How to Avoid the New Astaroth Malware Hitting Windows
The infamous Windows malware Astaroth (aptly named after the demonic baron of hell discovered in occult cosmology) has returned to it after months of inactivity. Microsoft revealed its tactics last year, but this time the pesky malware is even harder to catch – thanks to clever techniques it uses to hide itself among seemingly normal files.
Astaroth’s new tactic involves using an alternate data stream (ADS) to inject malicious hardware into a download so that your browser, operating system, or anti-malware software won’t notice. Astaroth then uses legitimate Windows tools like ExtExport.exe, NirSoft MailPassView, BITSAdmin and others to carry out their attacks.

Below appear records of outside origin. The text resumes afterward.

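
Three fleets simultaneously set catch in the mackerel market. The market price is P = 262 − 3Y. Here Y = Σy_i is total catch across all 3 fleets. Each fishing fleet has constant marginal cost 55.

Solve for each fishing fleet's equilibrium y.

17.25

A representative fishing fleet's profit is π_i = y_i(262 − 3Y) − 55y_i, with Y = y_i + Σ_{j≠i} y_j.
First-order condition: 207 − 6y_i − 3Σ_{j≠i} y_j = 0.
In a symmetric equilibrium every fishing fleet chooses the same y, so Σ_{j≠i} y_j = 2y. The condition becomes 207 − 12y = 0, giving y = 207/12 = 17.25.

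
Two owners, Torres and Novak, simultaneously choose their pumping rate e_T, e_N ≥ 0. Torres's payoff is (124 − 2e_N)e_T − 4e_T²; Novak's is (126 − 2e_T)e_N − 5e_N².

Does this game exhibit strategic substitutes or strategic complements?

strategic substitutes

Expanding Torres's payoff: 124e_T − 2e_Ne_T − 4e_T².
∂π/∂e_T = 124 − 2e_N − 8e_T = 0, so e_T = 15.5 − 0.25e_N.
The best-response slope de_T/de_N = −0.25 < 0: the reaction function is downward-sloping, so the choices are strategic substitutes.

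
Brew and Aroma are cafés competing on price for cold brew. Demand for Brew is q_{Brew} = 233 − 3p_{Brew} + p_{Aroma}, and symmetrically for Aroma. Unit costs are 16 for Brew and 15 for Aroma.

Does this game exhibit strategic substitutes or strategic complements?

Brew's profit: π = (p_{Brew} − 16)(233 − 3p_{Brew} + p_{Aroma}).
∂π/∂p_{Brew} = 281 − 6p_{Brew} + p_{Aroma} = 0 ⇒ p_{Brew} = 281/6 + (1/6)p_{Aroma}.
The best-response slope dp_{Brew}/dp_{Aroma} = 1/6 > 0: the reaction function is upward-sloping, so the choices are strategic complements.

strategic complements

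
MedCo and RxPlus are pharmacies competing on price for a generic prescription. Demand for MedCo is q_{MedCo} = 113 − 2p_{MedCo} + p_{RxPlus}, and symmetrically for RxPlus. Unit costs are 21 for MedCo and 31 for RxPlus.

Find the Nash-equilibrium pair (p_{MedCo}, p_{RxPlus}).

MedCo's profit: π = (p_{MedCo} − 21)(113 − 2p_{MedCo} + p_{RxPlus}).
∂π/∂p_{MedCo} = 155 − 4p_{MedCo} + p_{RxPlus} = 0 ⇒ p_{MedCo} = 38.75 + 0.25p_{RxPlus}.
Similarly p_{RxPlus} = 43.75 + 0.25p_{MedCo}.
Substituting the second reaction function into the first: p_{MedCo} = 38.75 + 0.25(43.75 + 0.25p_{MedCo}), which gives 0.9375p_{MedCo} = 49.6875 ⇒ p_{MedCo} = 53.
Then p_{RxPlus} = 43.75 + 0.25·53 = 57.

53, 57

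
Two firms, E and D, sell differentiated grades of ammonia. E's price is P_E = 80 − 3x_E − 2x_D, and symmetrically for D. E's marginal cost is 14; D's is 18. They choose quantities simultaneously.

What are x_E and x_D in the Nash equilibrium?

Firm E's profit: π = x_E(80 − 3x_E − 2x_D) − 14x_E.
∂π/∂x_E = 66 − 6x_E − 2x_D = 0 ⇒ x_E = 11 − (1/3)x_D.
Similarly x_D = 31/3 − (1/3)x_E.
Solving the two reaction functions simultaneously: (1 − (−1/3)(−1/3))x_E = 11 − (1/3)·(31/3), so (8/9)x_E = 68/9 and x_E = 8.5.
Then x_D = 31/3 − (1/3)·8.5 = 7.5.

8.5, 7.5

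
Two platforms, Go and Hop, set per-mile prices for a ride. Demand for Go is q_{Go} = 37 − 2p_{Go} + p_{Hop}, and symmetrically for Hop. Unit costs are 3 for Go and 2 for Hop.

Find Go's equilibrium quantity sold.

22.4

Go's profit: π = (p_{Go} − 3)(37 − 2p_{Go} + p_{Hop}).
∂π/∂p_{Go} = 43 − 4p_{Go} + p_{Hop} = 0 ⇒ p_{Go} = 10.75 + 0.25p_{Hop}.
Similarly p_{Hop} = 10.25 + 0.25p_{Go}.
Substituting the second reaction function into the first: p_{Go} = 10.75 + 0.25(10.25 + 0.25p_{Go}), which gives 0.9375p_{Go} = 13.3125 ⇒ p_{Go} = 14.2.
Then p_{Hop} = 10.25 + 0.25·14.2 = 13.8.
q_{Go} = 37 − 2·14.2 + 13.8 = 22.4.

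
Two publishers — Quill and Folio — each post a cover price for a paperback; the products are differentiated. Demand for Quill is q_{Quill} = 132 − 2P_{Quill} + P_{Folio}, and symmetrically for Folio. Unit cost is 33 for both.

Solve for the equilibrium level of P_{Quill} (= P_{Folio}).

Quill's profit: π = (P_{Quill} − 33)(132 − 2P_{Quill} + P_{Folio}).
∂π/∂P_{Quill} = 198 − 4P_{Quill} + P_{Folio} = 0 ⇒ P_{Quill} = 49.5 + 0.25P_{Folio}.
Setting P_{Quill} = P_{Folio} in the reaction function: P_{Quill} = 49.5 + 0.25P_{Quill}, so P_{Quill} = 49.5 / 0.75 = 66.

66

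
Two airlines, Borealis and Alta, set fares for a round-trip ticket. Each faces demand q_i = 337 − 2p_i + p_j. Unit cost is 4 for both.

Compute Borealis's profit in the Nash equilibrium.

Borealis's profit: π = (p_{Borealis} − 4)(337 − 2p_{Borealis} + p_{Alta}).
∂π/∂p_{Borealis} = 345 − 4p_{Borealis} + p_{Alta} = 0 ⇒ p_{Borealis} = 86.25 + 0.25p_{Alta}.
Setting p_{Borealis} = p_{Alta} in the reaction function: p_{Borealis} = 86.25 + 0.25p_{Borealis}, so p_{Borealis} = 86.25 / 0.75 = 115.
q_{Borealis} = 337 − 2·115 + 115 = 222.
Profit = (115 − 4)·222 = 24642.

24642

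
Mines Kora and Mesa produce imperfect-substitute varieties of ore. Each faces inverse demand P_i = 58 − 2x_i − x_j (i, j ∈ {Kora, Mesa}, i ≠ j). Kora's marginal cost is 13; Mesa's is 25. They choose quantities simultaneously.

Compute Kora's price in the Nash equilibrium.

Mine Kora's profit: π = x_{Kora}(58 − 2x_{Kora} − x_{Mesa}) − 13x_{Kora}.
∂π/∂x_{Kora} = 45 − 4x_{Kora} − x_{Mesa} = 0 ⇒ x_{Kora} = 11.25 − 0.25x_{Mesa}.
Similarly x_{Mesa} = 8.25 − 0.25x_{Kora}.
Solving the two reaction functions simultaneously: (1 − (−0.25)(−0.25))x_{Kora} = 11.25 − 0.25·8.25, so 0.9375x_{Kora} = 9.1875 and x_{Kora} = 9.8.
Then x_{Mesa} = 8.25 − 0.25·9.8 = 5.8.
P_{Kora} = 58 − 2·9.8 − 5.8 = 32.6.

32.6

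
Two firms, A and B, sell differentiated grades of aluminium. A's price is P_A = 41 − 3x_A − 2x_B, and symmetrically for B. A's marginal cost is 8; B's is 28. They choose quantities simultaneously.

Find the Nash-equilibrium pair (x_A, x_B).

Firm A's profit: π = x_A(41 − 3x_A − 2x_B) − 8x_A.
∂π/∂x_A = 33 − 6x_A − 2x_B = 0 ⇒ x_A = 5.5 − (1/3)x_B.
Similarly x_B = 13/6 − (1/3)x_A.
Plugging x_B into A's best response: x_A = 5.5 − (1/3)(13/6 − (1/3)x_A) ⇒ (8/9)x_A = 43/9, so x_A = 5.375.
Then x_B = 13/6 − (1/3)·5.375 = 0.375.

5.375, 0.375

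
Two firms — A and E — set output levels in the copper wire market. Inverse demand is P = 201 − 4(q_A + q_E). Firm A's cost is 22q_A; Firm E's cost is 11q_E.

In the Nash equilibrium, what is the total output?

Firm A's profit: π = q_A(201 − 4(q_A + q_E)) − 22q_A.
∂π/∂q_A = 179 − 8q_A − 4q_E = 0, so q_A = 22.375 − 0.5q_E.
By the same steps for E: q_E = 23.75 − 0.5q_A.
Solving the two reaction functions simultaneously: (1 − (−0.5)(−0.5))q_A = 22.375 − 0.5·23.75, so 0.75q_A = 10.5 and q_A = 14.
Then q_E = 23.75 − 0.5·14 = 16.75.
Total output: 14 + 16.75 = 30.75.

30.75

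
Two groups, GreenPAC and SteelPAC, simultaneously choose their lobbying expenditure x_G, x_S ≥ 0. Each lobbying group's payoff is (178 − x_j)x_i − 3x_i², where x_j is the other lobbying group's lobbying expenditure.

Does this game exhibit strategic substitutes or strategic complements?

GreenPAC's payoff is (178 − x_S)x_G − 3x_G².
∂π/∂x_G = 178 − x_S − 6x_G = 0, so x_G = 89/3 − (1/6)x_S.
The best-response slope dx_G/dx_S = −1/6 < 0: the reaction function is downward-sloping, so the choices are strategic substitutes.

strategic substitutes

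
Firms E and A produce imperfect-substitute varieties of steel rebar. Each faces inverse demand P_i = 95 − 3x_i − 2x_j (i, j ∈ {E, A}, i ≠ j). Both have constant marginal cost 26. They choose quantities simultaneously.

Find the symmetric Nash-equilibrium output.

8.625

Firm E's profit: π = x_E(95 − 3x_E − 2x_A) − 26x_E.
∂π/∂x_E = 69 − 6x_E − 2x_A = 0 ⇒ x_E = 11.5 − (1/3)x_A.
By symmetry x_A = x_E; substituting into the reaction function, (4/3)x_E = 11.5 and x_E = 8.625.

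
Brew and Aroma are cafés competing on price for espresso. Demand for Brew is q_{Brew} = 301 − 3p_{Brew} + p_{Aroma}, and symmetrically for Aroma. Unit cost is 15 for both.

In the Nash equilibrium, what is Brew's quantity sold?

162.6

Brew's profit: π = (p_{Brew} − 15)(301 − 3p_{Brew} + p_{Aroma}).
∂π/∂p_{Brew} = 346 − 6p_{Brew} + p_{Aroma} = 0 ⇒ p_{Brew} = 173/3 + (1/6)p_{Aroma}.
The game is symmetric, so in equilibrium p_{Aroma} = p_{Brew}: the reaction function gives (5/6)p_{Brew} = 173/3, hence p_{Brew} = 69.2.
q_{Brew} = 301 − 3·69.2 + 69.2 = 162.6.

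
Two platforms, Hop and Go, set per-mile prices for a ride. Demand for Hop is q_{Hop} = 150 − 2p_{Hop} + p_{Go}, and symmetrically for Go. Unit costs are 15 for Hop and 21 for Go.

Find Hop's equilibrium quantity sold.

91.6

Hop's profit: π = (p_{Hop} − 15)(150 − 2p_{Hop} + p_{Go}).
∂π/∂p_{Hop} = 180 − 4p_{Hop} + p_{Go} = 0 ⇒ p_{Hop} = 45 + 0.25p_{Go}.
Similarly p_{Go} = 48 + 0.25p_{Hop}.
Plugging p_{Go} into Hop's best response: p_{Hop} = 45 + 0.25(48 + 0.25p_{Hop}) ⇒ 0.9375p_{Hop} = 57, so p_{Hop} = 60.8.
Then p_{Go} = 48 + 0.25·60.8 = 63.2.
q_{Hop} = 150 − 2·60.8 + 63.2 = 91.6.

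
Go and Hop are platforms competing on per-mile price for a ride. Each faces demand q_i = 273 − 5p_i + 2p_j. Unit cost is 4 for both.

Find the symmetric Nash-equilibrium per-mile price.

Go's profit: π = (p_{Go} − 4)(273 − 5p_{Go} + 2p_{Hop}).
∂π/∂p_{Go} = 293 − 10p_{Go} + 2p_{Hop} = 0 ⇒ p_{Go} = 29.3 + 0.2p_{Hop}.
By symmetry p_{Hop} = p_{Go}; substituting into the reaction function, 0.8p_{Go} = 29.3 and p_{Go} = 36.625.

36.625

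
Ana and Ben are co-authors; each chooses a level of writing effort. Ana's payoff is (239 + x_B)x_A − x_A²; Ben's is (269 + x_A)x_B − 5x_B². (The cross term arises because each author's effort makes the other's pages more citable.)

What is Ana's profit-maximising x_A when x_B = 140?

189.5

Expanding Ana's payoff: 239x_A + x_Bx_A − x_A².
∂π/∂x_A = 239 + x_B − 2x_A = 0, so x_A = 119.5 + 0.5x_B.
At x_B = 140: x_A = 119.5 + 0.5·140 = 189.5.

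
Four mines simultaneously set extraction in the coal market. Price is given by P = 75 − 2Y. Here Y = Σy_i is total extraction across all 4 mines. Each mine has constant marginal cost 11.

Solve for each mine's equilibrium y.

A representative mine's profit is π_i = y_i(75 − 2Y) − 11y_i, with Y = y_i + Σ_{j≠i} y_j.
First-order condition: 64 − 4y_i − 2Σ_{j≠i} y_j = 0.
In a symmetric equilibrium every mine chooses the same y, so Σ_{j≠i} y_j = 3y. The condition becomes 64 − 10y = 0, giving y = 64/10 = 6.4.

6.4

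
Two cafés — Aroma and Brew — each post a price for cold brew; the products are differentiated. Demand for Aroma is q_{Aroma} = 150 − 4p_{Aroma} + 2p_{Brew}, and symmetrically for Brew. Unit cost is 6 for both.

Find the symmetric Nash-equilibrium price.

29

Aroma's profit: π = (p_{Aroma} − 6)(150 − 4p_{Aroma} + 2p_{Brew}).
∂π/∂p_{Aroma} = 174 − 8p_{Aroma} + 2p_{Brew} = 0 ⇒ p_{Aroma} = 21.75 + 0.25p_{Brew}.
By symmetry p_{Brew} = p_{Aroma}; substituting into the reaction function, 0.75p_{Aroma} = 21.75 and p_{Aroma} = 29.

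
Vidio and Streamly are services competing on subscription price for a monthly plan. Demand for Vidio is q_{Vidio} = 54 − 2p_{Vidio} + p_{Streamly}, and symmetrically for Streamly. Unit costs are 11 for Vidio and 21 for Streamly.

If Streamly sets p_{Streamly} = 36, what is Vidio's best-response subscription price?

28

Vidio's profit: π = (p_{Vidio} − 11)(54 − 2p_{Vidio} + p_{Streamly}).
∂π/∂p_{Vidio} = 76 − 4p_{Vidio} + p_{Streamly} = 0 ⇒ p_{Vidio} = 19 + 0.25p_{Streamly}.
At p_{Streamly} = 36: p_{Vidio} = 19 + 0.25·36 = 28.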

It can use these tools to steal your email credentials, send system information, and open your PC to other forms of attacks, which can be extremely dangerous, but since these are legitimate tools, it would be difficult – potentially impossible – for conventional anti-virus software to block them.
How to protect yourself from Astaroth malware for Windows
Given the seriousness and sophistication of Astaroth’s methods, Windows users need to take precautions against these attacks. Fortunately, it doesn’t require anything extra. Astaroth malware attacks almost always start with an email (usually in Portuguese) that contains a link to a malicious file – usually a .ZIP containing a .LNK file that puts a JavaScript file in your images folder when you (foolishly) execute it … … And from there the most interesting infection begins.
This is pretty much common sense at this point, but you need to remain vigilant about what you download and what you click on, especially email links / attachments or random download links on unfamiliar websites. Using legitimate Windows tools to infect your computer is subtle and unusual, but users need to open suspicious emails, click a link, and download a file for the malware deployment program to appear on your computer in the first place.
In other words, if you weren’t expecting to receive a .zip, or .LNK, or even don’t know which is the latter, don’t run it on your system. If you downloaded it, uninstall it immediately or, if you need to check, at least run it in a virtual machine or sandbox to protect your main operating system from damage.
Astaroth malware attacks are not the only thing Windows users should look out for, especially in today’s global environment. Numerous groups have taken advantage of the COVID-19 riot to trick unsuspecting users into downloading fake virus-tracking apps and other types of scams. As more people now work from home or stay at home to avoid contracting (or spreading) COVID-19, keeping your PC, mobile devices and home network safe is almost as important as keeping you physically and mentally healthy.